Dans cette longue énumération de Pierre, de Jean, de Simon, de Jacques, dont quelques-uns figurent au XVIIe siècle sur la liste des quarteniers de la « très illustre et très noble cité royale d’Orléans, » pas un seul Augustin. Après 1720, le nom de Simon Thierry, grand-père de Jacques, qui avait eu le tort d’agioter sur « les mères, les filles, les petites-filles » et autres mirifiques inventions de M. Law, disparait du rôle des notables bourgeois. Ruinée par l’imprudence de son chef, la famille subit alors une éclipse complète, touche à la gêne et presque à l’indigence[1].

En 1791, on trouve Jacques Thierry, « musicien gagiste de la cathédrale de Blois, » ainsi qu’il se qualifie soi-même, dans un mémoire présenté le 24 janvier au Directoire départemental, pour demander la fixation de son traitement. Après la cessation du culte et la fermeture des églises, il obtint un modeste emploi dans les bureaux du district ; et lorsque ceux-ci eurent été supprimés par la Constitution du 5 fructidor an III, il fut recueilli par l’administration du Département, devenue en 1800 les bureaux de la préfecture.

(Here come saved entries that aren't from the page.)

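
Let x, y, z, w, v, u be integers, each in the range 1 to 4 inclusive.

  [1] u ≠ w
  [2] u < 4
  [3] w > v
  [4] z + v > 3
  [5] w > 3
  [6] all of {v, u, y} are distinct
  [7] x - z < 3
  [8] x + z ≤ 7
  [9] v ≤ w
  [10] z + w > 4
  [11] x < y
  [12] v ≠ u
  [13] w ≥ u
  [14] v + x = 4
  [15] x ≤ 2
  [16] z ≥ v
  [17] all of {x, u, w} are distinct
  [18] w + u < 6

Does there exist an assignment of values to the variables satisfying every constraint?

The assignment x = 2, y = 4, z = 2, w = 4, v = 2, u = 1 works:
  constraint 4 holds since z + v = 4.
  constraint 7 holds since x - z = 0.
The rest check out directly.

Satisfiable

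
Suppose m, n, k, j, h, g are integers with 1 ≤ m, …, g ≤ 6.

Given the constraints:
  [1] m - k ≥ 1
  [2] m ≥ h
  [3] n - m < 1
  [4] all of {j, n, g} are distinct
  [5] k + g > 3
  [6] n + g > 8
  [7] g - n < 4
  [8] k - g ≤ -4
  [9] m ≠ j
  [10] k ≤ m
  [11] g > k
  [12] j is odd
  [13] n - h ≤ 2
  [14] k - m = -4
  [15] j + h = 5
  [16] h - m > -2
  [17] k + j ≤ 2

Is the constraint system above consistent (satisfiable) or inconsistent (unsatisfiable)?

Setting (m, n, k, j, h, g) = (5, 4, 1, 1, 4, 5) satisfies everything: constraint 1: m - k = 4; constraint 3: n - m = -1; constraint 5: k + g = 6, and the others follow.

Satisfiable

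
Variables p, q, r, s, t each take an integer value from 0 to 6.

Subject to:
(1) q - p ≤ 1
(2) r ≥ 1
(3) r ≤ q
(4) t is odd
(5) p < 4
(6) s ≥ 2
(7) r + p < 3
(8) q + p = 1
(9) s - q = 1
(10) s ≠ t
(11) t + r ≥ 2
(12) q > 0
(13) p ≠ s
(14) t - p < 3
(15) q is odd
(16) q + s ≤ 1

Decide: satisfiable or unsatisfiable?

From constraints 2 and 3: q ≥ r ≥ 1. From constraint 6: s ≥ 2. Hence q + s ≥ 3. But constraint 16 requires q + s ≤ 1, and 1 < 3. Contradiction.

Unsatisfiable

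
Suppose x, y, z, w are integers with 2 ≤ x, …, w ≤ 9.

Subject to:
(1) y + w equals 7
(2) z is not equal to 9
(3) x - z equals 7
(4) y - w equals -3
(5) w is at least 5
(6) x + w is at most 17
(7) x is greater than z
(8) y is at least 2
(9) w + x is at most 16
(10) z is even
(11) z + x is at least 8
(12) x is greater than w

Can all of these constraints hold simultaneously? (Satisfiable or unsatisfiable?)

Take x = 9, y = 2, z = 2, w = 5. Then constraint 1: y + w = 7; constraint 3: x - z = 7; constraint 4: y - w = -3, and every other listed constraint is also met.

Satisfiable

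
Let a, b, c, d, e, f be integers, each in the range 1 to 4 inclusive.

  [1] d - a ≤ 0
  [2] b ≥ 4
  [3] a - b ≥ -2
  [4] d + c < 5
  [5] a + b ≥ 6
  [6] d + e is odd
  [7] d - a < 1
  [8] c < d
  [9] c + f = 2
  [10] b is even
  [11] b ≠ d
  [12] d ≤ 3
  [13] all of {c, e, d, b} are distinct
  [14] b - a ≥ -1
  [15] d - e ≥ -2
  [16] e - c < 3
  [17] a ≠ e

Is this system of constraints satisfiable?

Setting (a, b, c, d, e, f) = (2, 4, 1, 2, 3, 1) satisfies everything: constraint 1: d - a = 0; constraint 3: a - b = -2, and the others follow.

Satisfiable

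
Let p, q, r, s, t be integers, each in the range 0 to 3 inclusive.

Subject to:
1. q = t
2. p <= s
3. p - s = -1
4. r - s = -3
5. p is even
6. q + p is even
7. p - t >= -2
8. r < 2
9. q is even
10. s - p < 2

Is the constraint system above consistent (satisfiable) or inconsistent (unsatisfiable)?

Satisfiable

Take p = 2, q = 2, r = 0, s = 3, t = 2. Then constraint 3: p - s = -1; constraint 4: r - s = -3, and every other listed constraint is also met.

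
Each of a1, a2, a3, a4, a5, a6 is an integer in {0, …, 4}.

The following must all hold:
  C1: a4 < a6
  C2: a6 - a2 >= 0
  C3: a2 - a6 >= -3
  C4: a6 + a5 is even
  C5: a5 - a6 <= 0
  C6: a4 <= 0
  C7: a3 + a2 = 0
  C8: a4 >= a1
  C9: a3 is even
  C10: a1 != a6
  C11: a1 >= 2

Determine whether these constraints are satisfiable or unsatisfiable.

Unsatisfiable

From constraints 8 and 11: a4 ≥ a1 and a1 ≥ 2, so a4 ≥ 2. From constraint 6: a4 ≤ 0. But 0 < 2, so no value of a4 works.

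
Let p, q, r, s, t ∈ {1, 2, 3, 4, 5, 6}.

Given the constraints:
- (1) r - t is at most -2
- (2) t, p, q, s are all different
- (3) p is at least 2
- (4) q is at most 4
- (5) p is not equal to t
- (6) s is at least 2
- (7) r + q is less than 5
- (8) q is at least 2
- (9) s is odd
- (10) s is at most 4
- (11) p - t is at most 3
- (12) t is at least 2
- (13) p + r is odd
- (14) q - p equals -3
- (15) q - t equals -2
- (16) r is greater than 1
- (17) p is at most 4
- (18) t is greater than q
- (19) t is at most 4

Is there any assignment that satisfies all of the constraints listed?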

Né à Orléans, le 17 mai 1763, destiné d’abord à l’état ecclésiastique, la Révolution le faisait renoncer à l’espoir d’obtenir le sacerdoce. Fixé à Blois, il avait alors épousé une jeune fille distinguée d’esprit et de cœur, Catherine Leroux. Une intelligence supérieure, une âme honnête et droite, une solide instruction mettaient M. Thierry bien au-dessus de l’humble office qu’il occupait. Catholique convaincu dans un temps de persécution, jamais il n’avait hésité à remplir un devoir que lui imposaient ses croyances. Deux fois sa maison avait servi de refuge à des prêtres poursuivis, — et deux fois, lui-même, dénoncé et condamné, avait pu se cacher et s’enfuir. De bonne heure, auprès des siens, Augustin Thierry put apprendre le culte du travail et la sainteté de la résignation.

L’enfant qui venait au monde était le premier né de l’obscur expéditionnaire, et c’est par égard pour le citoyen Augustin Gaudichau-Delaistre, membre du Conseil général de la

  1. D’après les fragments de Souvenirs inédits d’Amédée Thierry, en ma possession.